Leading historian Owen Dudley Edwards believes that a Cambridge don named Adcock may have been the author of the Roger Casement Black Diaries. Dr Dudley Edwards presented his view to an international symposium on the Irish patriot hosted by the Royal Irish Academy at the weekend.
The assertion came at the end of a virtuoso performance during a session chaired by the Chief Justice, Mr Justice Keane, in which the legal aspects surrounding the Irish patriot's trial for treason were examined.
Dr Dudley Edwards, reader in history at Edinburgh University, is regarded as an objective voice in the controversy over whether the passages relating to homosexual behaviour contained in the Black Diaries - for 1903, 1910 and 1911 - were written by Casement or were the work of a forger. Both sides of the debate were the subject of submissions by leading academics from Ireland, Britain, the US, Belgium and Germany throughout the two-day symposium.
Dr Dudley Edwards said Adcock could have been responsible, given the anxiety of the British government at the time to discredit Casement. Casement was internationally revered for his work in exposing atrocities in the Belgian Congo and the Amazon. Then there were his views on efforts to draw America into the war: "The people and parliament were told little; the press knew a little more which it used to bludgeon and blackmail rather than to inform. Soldiers were herded like brutes towards death and many of them did not know what awaited them."

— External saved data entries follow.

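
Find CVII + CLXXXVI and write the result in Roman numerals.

CVII = 107
CLXXXVI = 186
107 + 186 = 293

CCXCIII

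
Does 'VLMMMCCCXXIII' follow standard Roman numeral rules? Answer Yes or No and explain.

'VLMMMCCCXXIII': Invalid subtractive combination: VL

No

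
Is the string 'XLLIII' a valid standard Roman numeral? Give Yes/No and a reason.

'XLLIII': L should not appear more than once

No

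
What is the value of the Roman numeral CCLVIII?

CCLVIII: C=100, C=100, L=50, V=5, I=1, I=1, I=1
100 + 100 + 50 + 5 + 1 + 1 + 1 = 258

258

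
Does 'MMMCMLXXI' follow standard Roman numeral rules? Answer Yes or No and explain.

'MMMCMLXXI': Check the rules: uses only the symbols I, V, X, L, C, D, M; no symbol is repeated more than three times in a row; V, L and D each appear at most once; the only place a smaller symbol precedes a larger one is the allowed subtractive pair CM, the symbol right after such a pair (if any) is smaller than the pair's first symbol, and otherwise the values never increase from left to right. Value: M (1000) + M (1000) + M (1000) + CM (900) + L (50) + X (10) + X (10) + I (1) = 3971. So it is a valid standard Roman numeral.

Yes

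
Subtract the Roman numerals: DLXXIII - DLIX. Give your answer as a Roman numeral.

DLXXIII = 573
DLIX = 559
573 - 559 = 14

XIV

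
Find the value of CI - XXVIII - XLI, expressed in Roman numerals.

CI = 101, XXVIII = 28, XLI = 41
101 - 28 = 73
73 - 41 = 32

XXXII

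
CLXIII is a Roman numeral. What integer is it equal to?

CLXIII: C=100, L=50, X=10, I=1, I=1, I=1
100 + 50 + 10 + 1 + 1 + 1 = 163

163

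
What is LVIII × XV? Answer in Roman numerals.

LVIII = 58
XV = 15
58 × 15 = 870

DCCCLXX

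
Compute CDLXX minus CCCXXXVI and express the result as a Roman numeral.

CDLXX = 470
CCCXXXVI = 336
470 - 336 = 134

CXXXIV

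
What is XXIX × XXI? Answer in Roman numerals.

XXIX = 29
XXI = 21
29 × 21 = 609

DCIX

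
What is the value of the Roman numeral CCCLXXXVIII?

CCCLXXXVIII: C=100, C=100, C=100, L=50, X=10, X=10, X=10, V=5, I=1, I=1, I=1
100 + 100 + 100 + 50 + 10 + 10 + 10 + 5 + 1 + 1 + 1 = 388

388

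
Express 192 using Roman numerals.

Convert 192 to Roman numerals:
  192 contains 1×100 (C)
  92 contains 1×90 (XC)
  2 contains 2×1 (II)

CXCII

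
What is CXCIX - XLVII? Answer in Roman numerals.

CXCIX = 199
XLVII = 47
199 - 47 = 152

CLII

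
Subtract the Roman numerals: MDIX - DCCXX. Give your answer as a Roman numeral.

MDIX = 1509
DCCXX = 720
1509 - 720 = 789

DCCLXXXIX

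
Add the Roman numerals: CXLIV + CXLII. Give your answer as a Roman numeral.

CXLIV = 144
CXLII = 142
144 + 142 = 286

CCLXXXVI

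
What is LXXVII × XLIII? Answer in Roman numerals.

LXXVII = 77
XLIII = 43
77 × 43 = 3311

MMMCCCXI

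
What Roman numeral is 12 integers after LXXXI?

LXXXI = 81
81 + 12 = 93

XCIII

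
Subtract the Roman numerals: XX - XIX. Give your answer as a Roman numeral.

XX = 20
XIX = 19
20 - 19 = 1

I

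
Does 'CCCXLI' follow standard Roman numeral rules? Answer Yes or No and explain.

'CCCXLI': Check the rules: uses only the symbols I, V, X, L, C, D, M; no symbol is repeated more than three times in a row; V, L and D each appear at most once; the only place a smaller symbol precedes a larger one is the allowed subtractive pair XL, the symbol right after such a pair (if any) is smaller than the pair's first symbol, and otherwise the values never increase from left to right. Value: C (100) + C (100) + C (100) + XL (40) + I (1) = 341. So it is a valid standard Roman numeral.

Yes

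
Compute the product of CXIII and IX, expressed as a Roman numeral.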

In Casement's trial, several processes were at work. These included a British public relations attempt to pacify "bellicose press lords" and "suspicious Americans" and a Tory plot to recover power by the subversion of the Liberal government of the day.
There was also a German plot to blacken the British in world opinion by ensuring that Casement, the great humanitarian, would be hanged. The Germans realised it was necessary to win the propaganda effort and if the Irish were to be tempted into a futile rising and there was a show trial of Casement as a traitor, US opinion would be affected.

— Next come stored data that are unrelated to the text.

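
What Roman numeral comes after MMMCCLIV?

MMMCCLIV = 3254; next is 3255

MMMCCLV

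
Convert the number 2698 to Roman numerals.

Convert 2698 to Roman numerals:
  2698 contains 2×1000 (MM)
  698 contains 1×500 (D)
  198 contains 1×100 (C)
  98 contains 1×90 (XC)
  8 contains 1×5 (V)
  3 contains 3×1 (III)

MMDCXCVIII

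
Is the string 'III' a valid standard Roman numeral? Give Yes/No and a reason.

'III': Check the rules: uses only the symbols I, V, X, L, C, D, M; no symbol is repeated more than three times in a row; V, L and D each appear at most once; no smaller symbol precedes a larger one (values never increase from left to right). Value: I (1) + I (1) + I (1) = 3. So it is a valid standard Roman numeral.

Yes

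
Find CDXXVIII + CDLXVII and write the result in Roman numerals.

CDXXVIII = 428
CDLXVII = 467
428 + 467 = 895

DCCCXCV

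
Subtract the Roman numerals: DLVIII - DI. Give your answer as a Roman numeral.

DLVIII = 558
DI = 501
558 - 501 = 57

LVII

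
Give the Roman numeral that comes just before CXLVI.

CXLVI = 146, so the previous integer is 146 - 1 = 145

CXLV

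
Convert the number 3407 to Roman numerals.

Convert 3407 to Roman numerals:
  3407 contains 3×1000 (MMM)
  407 contains 1×400 (CD)
  7 contains 1×5 (V)
  2 contains 2×1 (II)

MMMCDVII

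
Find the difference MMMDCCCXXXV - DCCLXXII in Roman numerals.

MMMDCCCXXXV = 3835
DCCLXXII = 772
3835 - 772 = 3063

MMMLXIII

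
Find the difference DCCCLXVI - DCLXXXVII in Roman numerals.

DCCCLXVI = 866
DCLXXXVII = 687
866 - 687 = 179

CLXXIX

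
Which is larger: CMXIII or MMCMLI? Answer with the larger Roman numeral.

CMXIII = 913
MMCMLI = 2951
2951 is larger

MMCMLI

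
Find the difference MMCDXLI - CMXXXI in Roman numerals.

MMCDXLI = 2441
CMXXXI = 931
2441 - 931 = 1510

MDX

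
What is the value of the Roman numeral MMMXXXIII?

MMMXXXIII: M=1000, M=1000, M=1000, X=10, X=10, X=10, I=1, I=1, I=1
1000 + 1000 + 1000 + 10 + 10 + 10 + 1 + 1 + 1 = 3033

3033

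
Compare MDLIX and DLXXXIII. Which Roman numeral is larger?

MDLIX = 1559
DLXXXIII = 583
1559 is larger

MDLIX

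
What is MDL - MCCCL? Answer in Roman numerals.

MDL = 1550
MCCCL = 1350
1550 - 1350 = 200

CC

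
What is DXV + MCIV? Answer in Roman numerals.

DXV = 515
MCIV = 1104
515 + 1104 = 1619

MDCXIX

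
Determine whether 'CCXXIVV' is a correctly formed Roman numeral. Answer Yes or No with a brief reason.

'CCXXIVV': V should not appear more than once

No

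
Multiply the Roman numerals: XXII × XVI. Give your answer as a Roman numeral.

XXII = 22
XVI = 16
22 × 16 = 352

CCCLII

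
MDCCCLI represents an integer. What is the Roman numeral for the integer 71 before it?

MDCCCLI = 1851
1851 - 71 = 1780

MDCCLXXX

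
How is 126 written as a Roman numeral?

Convert 126 to Roman numerals:
  126 contains 1×100 (C)
  26 contains 2×10 (XX)
  6 contains 1×5 (V)
  1 contains 1×1 (I)

CXXVI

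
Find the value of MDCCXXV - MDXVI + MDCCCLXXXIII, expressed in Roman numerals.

MDCCXXV = 1725, MDXVI = 1516, MDCCCLXXXIII = 1883
1725 - 1516 = 209
209 + 1883 = 2092

MMXCII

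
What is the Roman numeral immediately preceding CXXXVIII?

CXXXVIII = 138, so the previous integer is 138 - 1 = 137

CXXXVII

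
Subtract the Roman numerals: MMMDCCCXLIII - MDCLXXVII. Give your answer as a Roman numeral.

MMMDCCCXLIII = 3843
MDCLXXVII = 1677
3843 - 1677 = 2166

MMCLXVI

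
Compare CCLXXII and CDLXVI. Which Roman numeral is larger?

CCLXXII = 272
CDLXVI = 466
466 is larger

CDLXVI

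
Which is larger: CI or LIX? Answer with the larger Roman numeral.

CI = 101
LIX = 59
101 is larger

CI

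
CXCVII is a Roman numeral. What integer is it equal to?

CXCVII: C=100, XC=90, V=5, I=1, I=1
100 + 90 + 5 + 1 + 1 = 197

197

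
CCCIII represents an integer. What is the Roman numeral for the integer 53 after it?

CCCIII = 303
303 + 53 = 356

CCCLVI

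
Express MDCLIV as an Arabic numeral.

MDCLIV: M=1000, D=500, C=100, L=50, IV=4
1000 + 500 + 100 + 50 + 4 = 1654

1654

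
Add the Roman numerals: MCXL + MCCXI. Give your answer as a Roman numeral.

MCXL = 1140
MCCXI = 1211
1140 + 1211 = 2351

MMCCCLI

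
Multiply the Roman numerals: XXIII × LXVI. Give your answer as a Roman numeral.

XXIII = 23
LXVI = 66
23 × 66 = 1518

MDXVIII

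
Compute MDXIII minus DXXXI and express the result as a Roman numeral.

MDXIII = 1513
DXXXI = 531
1513 - 531 = 982

CMLXXXII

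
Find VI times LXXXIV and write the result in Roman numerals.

VI = 6
LXXXIV = 84
6 × 84 = 504

DIV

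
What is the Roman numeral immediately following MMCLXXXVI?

MMCLXXXVI = 2186, so the next integer is 2186 + 1 = 2187

MMCLXXXVII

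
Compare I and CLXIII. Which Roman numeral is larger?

I = 1
CLXIII = 163
163 is larger

CLXIII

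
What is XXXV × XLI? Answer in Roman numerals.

XXXV = 35
XLI = 41
35 × 41 = 1435

MCDXXXV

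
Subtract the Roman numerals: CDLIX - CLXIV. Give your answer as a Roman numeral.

CDLIX = 459
CLXIV = 164
459 - 164 = 295

CCXCV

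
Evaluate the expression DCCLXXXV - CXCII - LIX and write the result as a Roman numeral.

DCCLXXXV = 785, CXCII = 192, LIX = 59
785 - 192 = 593
593 - 59 = 534

DXXXIV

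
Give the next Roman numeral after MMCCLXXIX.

MMCCLXXIX = 2279; next is 2280

MMCCLXXX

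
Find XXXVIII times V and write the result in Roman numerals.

XXXVIII = 38
V = 5
38 × 5 = 190

CXC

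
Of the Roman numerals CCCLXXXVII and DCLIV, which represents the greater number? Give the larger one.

CCCLXXXVII = 387
DCLIV = 654
654 is larger

DCLIV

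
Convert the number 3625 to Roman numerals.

Convert 3625 to Roman numerals:
  3625 contains 3×1000 (MMM)
  625 contains 1×500 (D)
  125 contains 1×100 (C)
  25 contains 2×10 (XX)
  5 contains 1×5 (V)

MMMDCXXV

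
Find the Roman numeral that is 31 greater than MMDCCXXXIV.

MMDCCXXXIV = 2734
2734 + 31 = 2765

MMDCCLXV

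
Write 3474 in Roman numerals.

Convert 3474 to Roman numerals:
  3474 contains 3×1000 (MMM)
  474 contains 1×400 (CD)
  74 contains 1×50 (L)
  24 contains 2×10 (XX)
  4 contains 1×4 (IV)

MMMCDLXXIV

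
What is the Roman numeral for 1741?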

This was a view shared in part by Prof Reinhard Doerries from Nuremburg, who reviewed Casement's role in imperial Germany as an emissary of Clan na Gael in the US, before the 1916 Easter Rising.
Pivotal to Dr Dudley Edwards's theory were the machinations of two key officials, Sir Reginald "Blinker" Hall, chief of British naval intelligence, and Basil Thomson, secret service chief at Scotland Yard, in the plot to discredit Casement's reputation. Both men were associated with high-profile wartime forgery operations. Dr Dudley Edwards was not saying definitively that Casement was not the author of the diaries, "but as historians we must never neglect an alternative viewpoint until we can disprove it".
Mr Frank Callanan SC and Dr Conor Gearty, professor of human rights law at King's College, London, each took a distinctive look at the legal system and constraints surrounding the Casement trial and conviction.
Mr Callanan said conflicting legal and political tensions gave rise to a degree of "objective collusion" between prosecution and defence in relation to Casement's purpose in returning to Ireland from Germany in April 1916.
The chief prosecutor, F.E. Smith, offered the defence of the Black Diaries, with the suggestion that they might ground a plea of insanity. This cynical initiative served only to unnerve Casement's legal team, led by Serjeant Sullivan, who proved less than equal to the task.
Dr Gearty dealt with the defence of the realm legislation passed at the start of the first World War and the constraints on civil liberties within Britain at the time, particularly in relation to dissent inspired by resurgent Irish nationalism.
He identified the role of the judges in the Casement case and asserted that their primary role was the protection of the executive power of the dominant class, whatever the cost - the normal role of the legal systems.
Mr Justice Keane thanked Dr Gearty for his "interesting if rather idiosyncratic" contribution.